Privacy laws will also be reviewed to make sure personal data is protected online, as the competition watchdog takes Google to court for deliberately misleading customers about data it was collecting.
Prime Minister Scott Morrison says social media bosses will be asked to develop a voluntary code of conduct to address bargaining power between media companies and advertisers.
But if the talks aren’t successful by November, he’ll impose a mandatory code.
“We have already acted and demanded their attention when it comes to terrorist content, and we have led the world in that. I can assure you that that has got their attention,” Mr Morrison told reporters in Melbourne on Thursday.
“Our preference is for them to sit down and work out these new commercial rules between them, which would be binding upon them once the code has been established.
“I can assure you the backstop is there. If I don’t think this thing is tracking … a mandatory code will happen.”
The Australian Competition and Consumer Commission will be given $26.9 million to set up a new specialist unit to monitor and report on digital platforms.
The government hopes to develop “platform-neutral” media regulations from early next year.
Facebook’s Australian director of policy Mia Garlick said it was an “opportune time” to work with democratic countries on new laws.
“We support a sustainable news ecosystem, which is why we work with publishers to help them reach new audiences and invest significantly in tools to provide transparency over the content people and publishers see on our services,” Ms Garlick said.
Treasurer Josh Frydenberg said the government had not accepted all 23 recommendations from the ACCC’s review of digital platforms, but one it had accepted related to Australian content regulations.
The government wants to determine whether there should be Australian content obligations on subscription services such as Netflix.
It will also consider policies around supporting Australian film and television, and the amount of Australian drama and children’s content on free-to-air TV and streaming services.
“On free-to-air content regulation, the issues are clear and the answers are already there.
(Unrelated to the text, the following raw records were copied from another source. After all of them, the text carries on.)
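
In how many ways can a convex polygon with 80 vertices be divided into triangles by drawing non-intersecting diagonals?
C_78 = 73745243611532458459690151854647329239335600

These polygon triangulations are counted by the Catalan number C_n = (1/(n + 1)) · C(2n, n). For n = 78: C_78 = (1/79) · C(156, 78) = 5825874245311064218315521996517139009907512400/79 = 73745243611532458459690151854647329239335600.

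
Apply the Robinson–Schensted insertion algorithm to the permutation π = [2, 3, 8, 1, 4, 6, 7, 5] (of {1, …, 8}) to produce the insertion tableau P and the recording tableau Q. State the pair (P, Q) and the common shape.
P = [1, 3, 4, 5, 7] / [2, 6] / [8];  Q = [1, 2, 3, 6, 7] / [4, 5] / [8];  common shape = (5, 2, 1)

Row-insert the values π_1, π_2, … into P one at a time, bumping the leftmost entry strictly greater than the inserted value down to the next row. The recording tableau Q records, in position (i, j), the step at which that cell was added to P.
  Insert 2 (step 1): P = [2];  Q = [1]
  Insert 3 (step 2): P = [2, 3];  Q = [1, 2]
  Insert 8 (step 3): P = [2, 3, 8];  Q = [1, 2, 3]
  Insert 1 (step 4): P = [1, 3, 8] / [2];  Q = [1, 2, 3] / [4]
  Insert 4 (step 5): P = [1, 3, 4] / [2, 8];  Q = [1, 2, 3] / [4, 5]
  Insert 6 (step 6): P = [1, 3, 4, 6] / [2, 8];  Q = [1, 2, 3, 6] / [4, 5]
  Insert 7 (step 7): P = [1, 3, 4, 6, 7] / [2, 8];  Q = [1, 2, 3, 6, 7] / [4, 5]
  Insert 5 (step 8): P = [1, 3, 4, 5, 7] / [2, 6] / [8];  Q = [1, 2, 3, 6, 7] / [4, 5] / [8]
Final shape: (5, 2, 1).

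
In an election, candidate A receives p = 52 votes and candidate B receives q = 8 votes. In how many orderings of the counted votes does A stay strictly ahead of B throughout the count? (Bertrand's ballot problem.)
Strict-lead orderings = 1876321953

Total orderings of the 60 votes with 52 for A: C(60, 52) = 2558620845. By the Bertrand ballot formula (Cycle Lemma / reflection principle), the number of orderings in which A is strictly ahead of B throughout is (p − q)/(p + q) · C(p + q, p) = (52 − 8)/(52 + 8) · 2558620845 = 1876321953.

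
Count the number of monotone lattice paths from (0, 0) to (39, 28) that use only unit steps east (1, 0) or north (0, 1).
Number of paths = 5864393356544251760

A monotone lattice path from (0, 0) to (39, 28) consists of 39 east steps and 28 north steps in some order, so it is determined by which 39 of the 67 steps are east. The count is C(67, 39) = 5864393356544251760.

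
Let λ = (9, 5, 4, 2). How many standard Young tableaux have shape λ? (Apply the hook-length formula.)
# SYT of shape (9, 5, 4, 2) = 44089500

Hook-length formula: f^λ = n! / Π hook(c), product over all cells c of the Young diagram. For λ = (9, 5, 4, 2), n = 20 boxes. Hook lengths by row (left-to-right, top-to-bottom): [12, 11, 9, 8, 6, 4, 3, 2, 1]; [7, 6, 4, 3, 1]; [5, 4, 2, 1]; [2, 1]. Product of hooks = 55180984320. So f^λ = 20! / 55180984320 = 2432902008176640000 / 55180984320 = 44089500.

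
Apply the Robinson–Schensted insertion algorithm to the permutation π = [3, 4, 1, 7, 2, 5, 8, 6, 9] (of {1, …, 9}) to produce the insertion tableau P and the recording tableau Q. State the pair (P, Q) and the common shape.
P = [1, 2, 5, 6, 9] / [3, 4, 7, 8];  Q = [1, 2, 4, 7, 9] / [3, 5, 6, 8];  common shape = (5, 4)

Row-insert the values π_1, π_2, … into P one at a time, bumping the leftmost entry strictly greater than the inserted value down to the next row. The recording tableau Q records, in position (i, j), the step at which that cell was added to P.
  Insert 3 (step 1): P = [3];  Q = [1]
  Insert 4 (step 2): P = [3, 4];  Q = [1, 2]
  Insert 1 (step 3): P = [1, 4] / [3];  Q = [1, 2] / [3]
  Insert 7 (step 4): P = [1, 4, 7] / [3];  Q = [1, 2, 4] / [3]
  Insert 2 (step 5): P = [1, 2, 7] / [3, 4];  Q = [1, 2, 4] / [3, 5]
  Insert 5 (step 6): P = [1, 2, 5] / [3, 4, 7];  Q = [1, 2, 4] / [3, 5, 6]
  Insert 8 (step 7): P = [1, 2, 5, 8] / [3, 4, 7];  Q = [1, 2, 4, 7] / [3, 5, 6]
  Insert 6 (step 8): P = [1, 2, 5, 6] / [3, 4, 7, 8];  Q = [1, 2, 4, 7] / [3, 5, 6, 8]
  Insert 9 (step 9): P = [1, 2, 5, 6, 9] / [3, 4, 7, 8];  Q = [1, 2, 4, 7, 9] / [3, 5, 6, 8]
Final shape: (5, 4).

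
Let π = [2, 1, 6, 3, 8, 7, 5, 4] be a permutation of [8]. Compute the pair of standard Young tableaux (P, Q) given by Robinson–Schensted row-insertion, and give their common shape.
P = [1, 3, 4] / [2, 5, 7] / [6] / [8];  Q = [1, 3, 5] / [2, 4, 6] / [7] / [8];  common shape = (3, 3, 1, 1)

Row-insert the values π_1, π_2, … into P one at a time, bumping the leftmost entry strictly greater than the inserted value down to the next row. The recording tableau Q records, in position (i, j), the step at which that cell was added to P.
  Insert 2 (step 1): P = [2];  Q = [1]
  Insert 1 (step 2): P = [1] / [2];  Q = [1] / [2]
  Insert 6 (step 3): P = [1, 6] / [2];  Q = [1, 3] / [2]
  Insert 3 (step 4): P = [1, 3] / [2, 6];  Q = [1, 3] / [2, 4]
  Insert 8 (step 5): P = [1, 3, 8] / [2, 6];  Q = [1, 3, 5] / [2, 4]
  Insert 7 (step 6): P = [1, 3, 7] / [2, 6, 8];  Q = [1, 3, 5] / [2, 4, 6]
  Insert 5 (step 7): P = [1, 3, 5] / [2, 6, 7] / [8];  Q = [1, 3, 5] / [2, 4, 6] / [7]
  Insert 4 (step 8): P = [1, 3, 4] / [2, 5, 7] / [6] / [8];  Q = [1, 3, 5] / [2, 4, 6] / [7] / [8]
Final shape: (3, 3, 1, 1).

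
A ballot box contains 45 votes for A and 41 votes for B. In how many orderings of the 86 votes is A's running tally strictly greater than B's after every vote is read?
Strict-lead orderings = 281593161182825989766640

Total orderings of the 86 votes with 45 for A: C(86, 45) = 6054252965430758779982760. By the Bertrand ballot formula (Cycle Lemma / reflection principle), the number of orderings in which A is strictly ahead of B throughout is (p − q)/(p + q) · C(p + q, p) = (45 − 41)/(45 + 41) · 6054252965430758779982760 = 281593161182825989766640.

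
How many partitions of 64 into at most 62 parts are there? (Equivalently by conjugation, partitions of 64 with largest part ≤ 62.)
p(64, parts ≤ 62) = 1741628

Use the recurrence p(n, m) = p(n, m−1) + p(n−m, m): either the largest part is < m (count p(n, m−1)) or the largest part is exactly m (remove one copy of m, count p(n−m, m)). With p(0, ·) = 1 this gives p(64, parts ≤ 62) = 1741628. (By conjugating Young diagrams, this also counts partitions of 64 into at most 62 parts.)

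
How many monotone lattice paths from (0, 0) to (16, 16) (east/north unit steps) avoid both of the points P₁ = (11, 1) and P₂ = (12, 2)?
Number of paths = 600689322

Inclusion–exclusion. Total paths: C(32, 16) = 601080390. Through P₁: C(12, 11)·C(20, 5) = 186048. Through P₂: C(14, 12)·C(18, 4) = 278460. Since P₁ is strictly southwest of P₂, a monotone path through both must visit P₁ then P₂; paths through both = C(12, 11)·C(2, 1)·C(18, 4) = 73440. Avoid both = 601080390 − 186048 − 278460 + 73440 = 600689322.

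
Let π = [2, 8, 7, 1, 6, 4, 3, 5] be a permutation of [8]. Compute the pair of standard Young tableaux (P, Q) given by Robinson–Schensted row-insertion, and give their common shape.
P = [1, 3, 5] / [2, 4] / [6] / [7] / [8];  Q = [1, 2, 8] / [3, 5] / [4] / [6] / [7];  common shape = (3, 2, 1, 1, 1)

Row-insert the values π_1, π_2, … into P one at a time, bumping the leftmost entry strictly greater than the inserted value down to the next row. The recording tableau Q records, in position (i, j), the step at which that cell was added to P.
  Insert 2 (step 1): P = [2];  Q = [1]
  Insert 8 (step 2): P = [2, 8];  Q = [1, 2]
  Insert 7 (step 3): P = [2, 7] / [8];  Q = [1, 2] / [3]
  Insert 1 (step 4): P = [1, 7] / [2] / [8];  Q = [1, 2] / [3] / [4]
  Insert 6 (step 5): P = [1, 6] / [2, 7] / [8];  Q = [1, 2] / [3, 5] / [4]
  Insert 4 (step 6): P = [1, 4] / [2, 6] / [7] / [8];  Q = [1, 2] / [3, 5] / [4] / [6]
  Insert 3 (step 7): P = [1, 3] / [2, 4] / [6] / [7] / [8];  Q = [1, 2] / [3, 5] / [4] / [6] / [7]
  Insert 5 (step 8): P = [1, 3, 5] / [2, 4] / [6] / [7] / [8];  Q = [1, 2, 8] / [3, 5] / [4] / [6] / [7]
Final shape: (3, 2, 1, 1, 1).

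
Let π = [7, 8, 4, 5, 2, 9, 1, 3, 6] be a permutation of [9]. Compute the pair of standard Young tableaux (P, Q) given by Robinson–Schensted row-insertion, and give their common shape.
P = [1, 3, 6] / [2, 5, 9] / [4, 8] / [7];  Q = [1, 2, 6] / [3, 4, 9] / [5, 8] / [7];  common shape = (3, 3, 2, 1)

Row-insert the values π_1, π_2, … into P one at a time, bumping the leftmost entry strictly greater than the inserted value down to the next row. The recording tableau Q records, in position (i, j), the step at which that cell was added to P.
  Insert 7 (step 1): P = [7];  Q = [1]
  Insert 8 (step 2): P = [7, 8];  Q = [1, 2]
  Insert 4 (step 3): P = [4, 8] / [7];  Q = [1, 2] / [3]
  Insert 5 (step 4): P = [4, 5] / [7, 8];  Q = [1, 2] / [3, 4]
  Insert 2 (step 5): P = [2, 5] / [4, 8] / [7];  Q = [1, 2] / [3, 4] / [5]
  Insert 9 (step 6): P = [2, 5, 9] / [4, 8] / [7];  Q = [1, 2, 6] / [3, 4] / [5]
  Insert 1 (step 7): P = [1, 5, 9] / [2, 8] / [4] / [7];  Q = [1, 2, 6] / [3, 4] / [5] / [7]
  Insert 3 (step 8): P = [1, 3, 9] / [2, 5] / [4, 8] / [7];  Q = [1, 2, 6] / [3, 4] / [5, 8] / [7]
  Insert 6 (step 9): P = [1, 3, 6] / [2, 5, 9] / [4, 8] / [7];  Q = [1, 2, 6] / [3, 4, 9] / [5, 8] / [7]
Final shape: (3, 3, 2, 1).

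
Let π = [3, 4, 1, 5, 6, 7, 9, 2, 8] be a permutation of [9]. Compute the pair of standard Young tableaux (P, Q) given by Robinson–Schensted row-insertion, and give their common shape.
P = [1, 2, 5, 6, 7, 8] / [3, 4, 9];  Q = [1, 2, 4, 5, 6, 7] / [3, 8, 9];  common shape = (6, 3)

Row-insert the values π_1, π_2, … into P one at a time, bumping the leftmost entry strictly greater than the inserted value down to the next row. The recording tableau Q records, in position (i, j), the step at which that cell was added to P.
  Insert 3 (step 1): P = [3];  Q = [1]
  Insert 4 (step 2): P = [3, 4];  Q = [1, 2]
  Insert 1 (step 3): P = [1, 4] / [3];  Q = [1, 2] / [3]
  Insert 5 (step 4): P = [1, 4, 5] / [3];  Q = [1, 2, 4] / [3]
  Insert 6 (step 5): P = [1, 4, 5, 6] / [3];  Q = [1, 2, 4, 5] / [3]
  Insert 7 (step 6): P = [1, 4, 5, 6, 7] / [3];  Q = [1, 2, 4, 5, 6] / [3]
  Insert 9 (step 7): P = [1, 4, 5, 6, 7, 9] / [3];  Q = [1, 2, 4, 5, 6, 7] / [3]
  Insert 2 (step 8): P = [1, 2, 5, 6, 7, 9] / [3, 4];  Q = [1, 2, 4, 5, 6, 7] / [3, 8]
  Insert 8 (step 9): P = [1, 2, 5, 6, 7, 8] / [3, 4, 9];  Q = [1, 2, 4, 5, 6, 7] / [3, 8, 9]
Final shape: (6, 3).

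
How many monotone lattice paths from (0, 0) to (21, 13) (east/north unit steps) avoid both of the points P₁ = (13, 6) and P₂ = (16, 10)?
Number of paths = 509110900

Inclusion–exclusion. Total paths: C(34, 21) = 927983760. Through P₁: C(19, 13)·C(15, 8) = 174594420. Through P₂: C(26, 16)·C(8, 5) = 297457160. Since P₁ is strictly southwest of P₂, a monotone path through both must visit P₁ then P₂; paths through both = C(19, 13)·C(7, 3)·C(8, 5) = 53178720. Avoid both = 927983760 − 174594420 − 297457160 + 53178720 = 509110900.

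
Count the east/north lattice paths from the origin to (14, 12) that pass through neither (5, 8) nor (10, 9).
Number of paths = 5774535

Inclusion–exclusion. Total paths: C(26, 14) = 9657700. Through P₁: C(13, 5)·C(13, 9) = 920205. Through P₂: C(19, 10)·C(7, 4) = 3233230. Since P₁ is strictly southwest of P₂, a monotone path through both must visit P₁ then P₂; paths through both = C(13, 5)·C(6, 5)·C(7, 4) = 270270. Avoid both = 9657700 − 920205 − 3233230 + 270270 = 5774535.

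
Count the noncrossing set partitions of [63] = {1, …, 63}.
C_63 = 94295850558771979787935384946380125

These noncrossing partitions are counted by the Catalan number C_n = (1/(n + 1)) · C(2n, n). For n = 63: C_63 = (1/64) · C(126, 63) = 6034934435761406706427864636568328000/64 = 94295850558771979787935384946380125.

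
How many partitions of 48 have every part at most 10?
p(48, parts ≤ 10) = 49037

Use the recurrence p(n, m) = p(n, m−1) + p(n−m, m): either the largest part is < m (count p(n, m−1)) or the largest part is exactly m (remove one copy of m, count p(n−m, m)). With p(0, ·) = 1 this gives p(48, parts ≤ 10) = 49037. (By conjugating Young diagrams, this also counts partitions of 48 into at most 10 parts.)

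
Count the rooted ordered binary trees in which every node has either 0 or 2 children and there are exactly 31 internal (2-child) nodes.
C_31 = 14544636039226909

These full binary trees are counted by the Catalan number C_n = (1/(n + 1)) · C(2n, n). For n = 31: C_31 = (1/32) · C(62, 31) = 465428353255261088/32 = 14544636039226909.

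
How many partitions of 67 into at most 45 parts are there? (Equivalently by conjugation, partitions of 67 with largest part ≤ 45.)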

We just have to get cracking and get it done,” Network Ten chief executive Paul Anderson said.
ACCC boss Rod Sims said he was “delighted” the government has recognised the significance of the review’s findings.
“Google and Facebook have grown to have almost unfettered market power, with significant impacts on consumers that must be addressed,” he said.
“We’re proud that Australia will now be one of the first countries in the world to develop such a comprehensive roadmap for broad reforms relating to digital platforms.”
The ACCC will now start a new inquiry into the digital advertising tech supply chain, focusing on digital display ads.
The watchdog is taking Google to court for allegedly misleading customers for almost two years about how to stop their locations being tracked.